Release Date: February 1, 2013
Source of my copy: publisher
Synopsis (from Goodreads)
Blaze is tired of spending her life on the sidelines, drawing comics and feeling invisible. She's desperate for soccer star Mark to notice her. And when her BFF texts Mark a photo of Blaze in sexy lingerie, it definitely gets his attention. After a hot date in the back of her minivan, Blaze is flying high, but suddenly Mark's feelings seem to have been blasted by a freeze-ray gun, and he dumps her. Blaze gets her revenge by posting a comic strip featuring uber-villain Mark the Shark. Mark then retaliates by posting her "sext" photo, and, overnight, Blaze goes from Super Virgin Girl to Super Slut. That life on the sidelines is looking pretty good right about now...
The blurb on the back of the ARC copy my sister and I received was pretty vague so I had no idea what to expect from Blaze. I was also in a bit of a reading slump as I was started Blaze, which caused me to have a slow start in reading it. Fortunately, this book turned out to be a great read!
At first, I was a little annoyed by the main character Blaze. Although I loved her comic-love geekiness, her naiveness and desperation in the beginning of the book irked me. After reading the first couple chapters, I already knew that Mark was bad news and that Blaze can do so much better. It was hard watching her drool and obsess over Mark while he used her and I just wanted to reach inside the book and shake and talk some sense into Blaze. Thankfully, she eventually realized Mark for who he really was. After that I rooted for her throughout the rest of the book as she became stronger, tougher, and wiser. And I especially supported and admired Blaze for her courage and perseverance when times got rough. She was a great and a refreshingly different heroine to read about (and brownie points for her for her awesome name).

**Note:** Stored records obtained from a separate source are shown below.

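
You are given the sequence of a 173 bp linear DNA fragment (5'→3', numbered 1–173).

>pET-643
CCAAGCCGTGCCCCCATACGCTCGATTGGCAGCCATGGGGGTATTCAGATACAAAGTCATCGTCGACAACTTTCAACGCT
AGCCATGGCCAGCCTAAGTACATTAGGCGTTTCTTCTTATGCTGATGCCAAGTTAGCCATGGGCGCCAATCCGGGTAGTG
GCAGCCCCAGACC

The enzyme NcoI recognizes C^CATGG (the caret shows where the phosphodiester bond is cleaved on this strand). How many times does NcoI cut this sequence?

3

CCATGG occurs starting at positions 33, 83, 137.
NcoI cuts at 3 sites.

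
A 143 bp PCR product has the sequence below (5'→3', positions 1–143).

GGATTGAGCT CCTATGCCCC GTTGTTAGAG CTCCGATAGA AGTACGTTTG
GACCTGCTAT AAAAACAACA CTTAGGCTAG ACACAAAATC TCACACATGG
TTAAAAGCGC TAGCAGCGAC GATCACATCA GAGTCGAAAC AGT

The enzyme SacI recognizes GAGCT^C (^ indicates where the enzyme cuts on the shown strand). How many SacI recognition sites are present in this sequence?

GAGCTC occurs starting at positions 6, 28.
SacI cuts at 2 sites.

2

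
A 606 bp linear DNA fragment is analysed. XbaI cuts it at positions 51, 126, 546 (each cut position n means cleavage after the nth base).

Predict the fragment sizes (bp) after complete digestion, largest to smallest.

Linear molecule, 3 cuts → 4 fragments:
  51 − 0 = 51 bp
  126 − 51 = 75 bp
  546 − 126 = 420 bp
  606 − 546 = 60 bp
Sorted largest to smallest: 420, 75, 60, 51 bp.

420, 75, 60, 51 bp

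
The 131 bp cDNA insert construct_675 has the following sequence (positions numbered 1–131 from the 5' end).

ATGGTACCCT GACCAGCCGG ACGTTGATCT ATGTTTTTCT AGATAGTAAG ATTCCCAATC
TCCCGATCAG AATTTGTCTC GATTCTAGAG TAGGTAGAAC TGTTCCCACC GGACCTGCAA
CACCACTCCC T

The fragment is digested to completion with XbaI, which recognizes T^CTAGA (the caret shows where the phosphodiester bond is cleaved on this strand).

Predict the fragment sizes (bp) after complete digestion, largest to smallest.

XbaI sites (TCTAGA) start at positions 38, 84.
XbaI cuts after the first base of each site, so after positions 38, 84.
Linear molecule, 2 cuts → 3 fragments:
  1–38 → 38 bp
  39–84 → 46 bp
  85–131 → 47 bp
Sorted largest to smallest: 47, 46, 38 bp.

47, 46, 38 bp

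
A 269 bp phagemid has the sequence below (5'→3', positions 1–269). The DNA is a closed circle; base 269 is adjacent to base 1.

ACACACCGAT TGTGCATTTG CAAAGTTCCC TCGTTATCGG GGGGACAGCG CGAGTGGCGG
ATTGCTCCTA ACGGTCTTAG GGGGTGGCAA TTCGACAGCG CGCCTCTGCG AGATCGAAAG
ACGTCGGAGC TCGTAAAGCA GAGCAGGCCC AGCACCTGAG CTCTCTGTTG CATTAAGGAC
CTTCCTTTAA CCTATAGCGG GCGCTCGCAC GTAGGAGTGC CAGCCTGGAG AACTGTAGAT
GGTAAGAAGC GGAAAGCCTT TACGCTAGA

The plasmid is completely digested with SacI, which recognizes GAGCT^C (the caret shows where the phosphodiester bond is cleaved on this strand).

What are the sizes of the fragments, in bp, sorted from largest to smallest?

238, 31 bp

SacI sites (GAGCTC) start at positions 127, 158.
SacI cuts after base 5 of each site (before the last base), so after positions 131, 162.
Circular molecule, 2 cuts → 2 fragments:
  132–162 → 31 bp
  163–269 then 1–131 → 107 + 131 = 238 bp
Sorted largest to smallest: 238, 31 bp.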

I absolutely loved Blaze's "Soccer Cretins"--her brother Josh, and his friends Andrew, Dylan and Ajay. They were the greatest bunch of 13-year-old soccer boys I've ever heard and read of. I loved how they supported and protected Blaze in their own touching yet adolescent-boyish way, especially Josh, who became my favorite character in the book. I really liked his and Blaze's sibling relationship.

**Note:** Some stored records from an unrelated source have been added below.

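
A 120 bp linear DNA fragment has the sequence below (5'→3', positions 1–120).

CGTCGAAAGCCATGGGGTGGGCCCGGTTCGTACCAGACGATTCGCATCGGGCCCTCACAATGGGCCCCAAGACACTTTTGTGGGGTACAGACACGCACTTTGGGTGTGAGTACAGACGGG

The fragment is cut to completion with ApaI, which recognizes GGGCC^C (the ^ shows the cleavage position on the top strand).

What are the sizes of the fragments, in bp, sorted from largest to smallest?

54, 30, 23, 13 bp

ApaI sites (GGGCCC) start at positions 19, 49, 62.
ApaI cuts after base 5 of each site (before the last base), so after positions 23, 53, 66.
Linear molecule, 3 cuts → 4 fragments:
  1–23 → 23 bp
  24–53 → 30 bp
  54–66 → 13 bp
  67–120 → 54 bp
Sorted largest to smallest: 54, 30, 23, 13 bp.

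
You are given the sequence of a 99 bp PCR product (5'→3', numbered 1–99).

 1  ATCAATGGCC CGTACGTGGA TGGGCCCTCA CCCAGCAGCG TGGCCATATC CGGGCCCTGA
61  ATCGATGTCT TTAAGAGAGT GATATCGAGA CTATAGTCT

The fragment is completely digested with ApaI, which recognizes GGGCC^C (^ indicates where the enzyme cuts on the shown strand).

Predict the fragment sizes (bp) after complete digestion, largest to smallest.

43, 30, 26 bp

ApaI sites (GGGCCC) start at positions 22, 52.
ApaI cuts after base 5 of each site (before the last base), so after positions 26, 56.
Linear molecule, 2 cuts → 3 fragments:
  1–26 → 26 bp
  27–56 → 30 bp
  57–99 → 43 bp
Sorted largest to smallest: 43, 30, 26 bp.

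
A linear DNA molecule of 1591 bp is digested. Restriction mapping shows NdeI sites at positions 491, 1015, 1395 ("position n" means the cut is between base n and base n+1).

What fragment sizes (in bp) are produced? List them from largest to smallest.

Linear molecule, 3 cuts → 4 fragments:
  491 − 0 = 491 bp
  1015 − 491 = 524 bp
  1395 − 1015 = 380 bp
  1591 − 1395 = 196 bp
Sorted largest to smallest: 524, 491, 380, 196 bp.

524, 491, 380, 196 bp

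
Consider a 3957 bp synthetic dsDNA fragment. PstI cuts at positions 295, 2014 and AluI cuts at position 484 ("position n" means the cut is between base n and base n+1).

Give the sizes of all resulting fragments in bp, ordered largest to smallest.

1943, 1530, 295, 189 bp

Combined cut positions (sorted): 295, 484, 2014.
Linear molecule, 3 cuts → 4 fragments:
  295 − 0 = 295 bp
  484 − 295 = 189 bp
  2014 − 484 = 1530 bp
  3957 − 2014 = 1943 bp
Sorted largest to smallest: 1943, 1530, 295, 189 bp.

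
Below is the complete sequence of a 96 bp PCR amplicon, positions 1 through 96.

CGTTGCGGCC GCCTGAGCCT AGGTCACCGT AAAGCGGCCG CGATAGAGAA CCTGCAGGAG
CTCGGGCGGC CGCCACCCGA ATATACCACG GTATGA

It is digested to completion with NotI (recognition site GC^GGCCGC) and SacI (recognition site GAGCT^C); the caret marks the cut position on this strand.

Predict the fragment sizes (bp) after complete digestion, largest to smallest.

29, 29, 27, 6, 5 bp

NotI sites (GCGGCCGC) start at positions 5, 34, 66.
NotI cuts after base 2 of each site, so after positions 6, 35, 67.
The SacI site (GAGCTC) starts at position 58.
SacI cuts after base 5 of each site (before the last base), so after position 62.
Combined cut positions: 6, 35, 62, 67.
Linear molecule, 4 cuts → 5 fragments:
  1–6 → 6 bp
  7–35 → 29 bp
  36–62 → 27 bp
  63–67 → 5 bp
  68–96 → 29 bp
Sorted largest to smallest: 29, 29, 27, 6, 5 bp.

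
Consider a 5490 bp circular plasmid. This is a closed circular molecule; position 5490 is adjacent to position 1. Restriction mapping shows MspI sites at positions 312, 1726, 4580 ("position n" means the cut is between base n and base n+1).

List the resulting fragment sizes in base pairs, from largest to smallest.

Circular molecule, 3 cuts → 3 fragments:
  1726 − 312 = 1414 bp
  4580 − 1726 = 2854 bp
  wrap: 5490 − 4580 + 312 = 1222 bp
Sorted largest to smallest: 2854, 1414, 1222 bp.

2854, 1414, 1222 bp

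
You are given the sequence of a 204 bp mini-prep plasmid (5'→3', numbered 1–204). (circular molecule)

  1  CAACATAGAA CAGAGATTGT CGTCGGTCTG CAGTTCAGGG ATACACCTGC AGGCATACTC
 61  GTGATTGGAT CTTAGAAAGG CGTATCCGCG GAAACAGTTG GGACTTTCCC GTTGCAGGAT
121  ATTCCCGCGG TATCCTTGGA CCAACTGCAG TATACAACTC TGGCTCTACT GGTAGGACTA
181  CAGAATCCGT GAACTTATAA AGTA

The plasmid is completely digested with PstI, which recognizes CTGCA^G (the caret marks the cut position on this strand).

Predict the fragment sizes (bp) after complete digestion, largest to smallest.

PstI sites (CTGCAG) start at positions 28, 47, 145.
PstI cuts after base 5 of each site (before the last base), so after positions 32, 51, 149.
Circular molecule, 3 cuts → 3 fragments:
  33–51 → 19 bp
  52–149 → 98 bp
  150–204 then 1–32 → 55 + 32 = 87 bp
Sorted largest to smallest: 98, 87, 19 bp.

98, 87, 19 bp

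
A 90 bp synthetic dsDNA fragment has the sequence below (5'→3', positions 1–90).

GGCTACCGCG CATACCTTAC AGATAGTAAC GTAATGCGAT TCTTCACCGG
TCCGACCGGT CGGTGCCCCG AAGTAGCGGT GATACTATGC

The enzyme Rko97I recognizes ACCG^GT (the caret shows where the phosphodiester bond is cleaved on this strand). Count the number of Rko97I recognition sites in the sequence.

2

ACCGGT occurs starting at positions 46, 55.
Rko97I cuts at 2 sites.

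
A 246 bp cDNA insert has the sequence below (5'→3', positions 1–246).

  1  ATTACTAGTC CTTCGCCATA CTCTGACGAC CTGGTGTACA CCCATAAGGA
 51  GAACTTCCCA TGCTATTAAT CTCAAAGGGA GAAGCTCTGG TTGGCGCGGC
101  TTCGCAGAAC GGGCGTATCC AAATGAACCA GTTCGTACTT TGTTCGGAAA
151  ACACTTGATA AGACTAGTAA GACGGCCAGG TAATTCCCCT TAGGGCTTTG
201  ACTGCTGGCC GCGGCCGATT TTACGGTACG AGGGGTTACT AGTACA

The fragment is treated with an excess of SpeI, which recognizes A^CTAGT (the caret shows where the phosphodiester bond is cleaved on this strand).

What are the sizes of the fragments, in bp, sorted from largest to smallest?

159, 75, 8, 4 bp

SpeI sites (ACTAGT) start at positions 4, 163, 238.
SpeI cuts after the first base of each site, so after positions 4, 163, 238.
Linear molecule, 3 cuts → 4 fragments:
  1–4 → 4 bp
  5–163 → 159 bp
  164–238 → 75 bp
  239–246 → 8 bp
Sorted largest to smallest: 159, 75, 8, 4 bp.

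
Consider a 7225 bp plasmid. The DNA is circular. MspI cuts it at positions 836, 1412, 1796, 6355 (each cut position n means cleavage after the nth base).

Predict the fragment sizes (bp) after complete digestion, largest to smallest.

4559, 1706, 576, 384 bp

Circular molecule, 4 cuts → 4 fragments:
  1412 − 836 = 576 bp
  1796 − 1412 = 384 bp
  6355 − 1796 = 4559 bp
  wrap: 7225 − 6355 + 836 = 1706 bp
Sorted largest to smallest: 4559, 1706, 576, 384 bp.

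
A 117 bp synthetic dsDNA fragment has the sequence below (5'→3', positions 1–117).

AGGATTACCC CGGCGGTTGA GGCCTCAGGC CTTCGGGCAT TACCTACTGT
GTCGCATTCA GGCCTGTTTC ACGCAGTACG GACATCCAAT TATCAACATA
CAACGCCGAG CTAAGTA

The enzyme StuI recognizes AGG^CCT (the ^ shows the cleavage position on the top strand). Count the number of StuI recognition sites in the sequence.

AGGCCT occurs starting at positions 20, 27, 60.
StuI cuts at 3 sites.

3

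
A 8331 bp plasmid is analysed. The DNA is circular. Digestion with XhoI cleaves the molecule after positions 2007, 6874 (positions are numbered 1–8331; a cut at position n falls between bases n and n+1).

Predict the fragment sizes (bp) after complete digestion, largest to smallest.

Circular molecule, 2 cuts → 2 fragments:
  6874 − 2007 = 4867 bp
  wrap: 8331 − 6874 + 2007 = 3464 bp
Sorted largest to smallest: 4867, 3464 bp.

4867, 3464 bp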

Blaze turned out to be a surprisingly great read--the plot was interesting and great, although it did drag a little at times and the climax came later than I hoped; the writing style was good and understandable; and the narration (Blaze's voice) really reflected Blaze's character, down to the geeky-ish talk and comic book references, which I thought were entertaining (and thank goodness each reference was explained because otherwise I, a non-comic book reader, would have been completely lost). I recommend Laurie Crompton's debut novel Blaze to anyone who loves comics and/or a fun read about a geeky and awesome girl.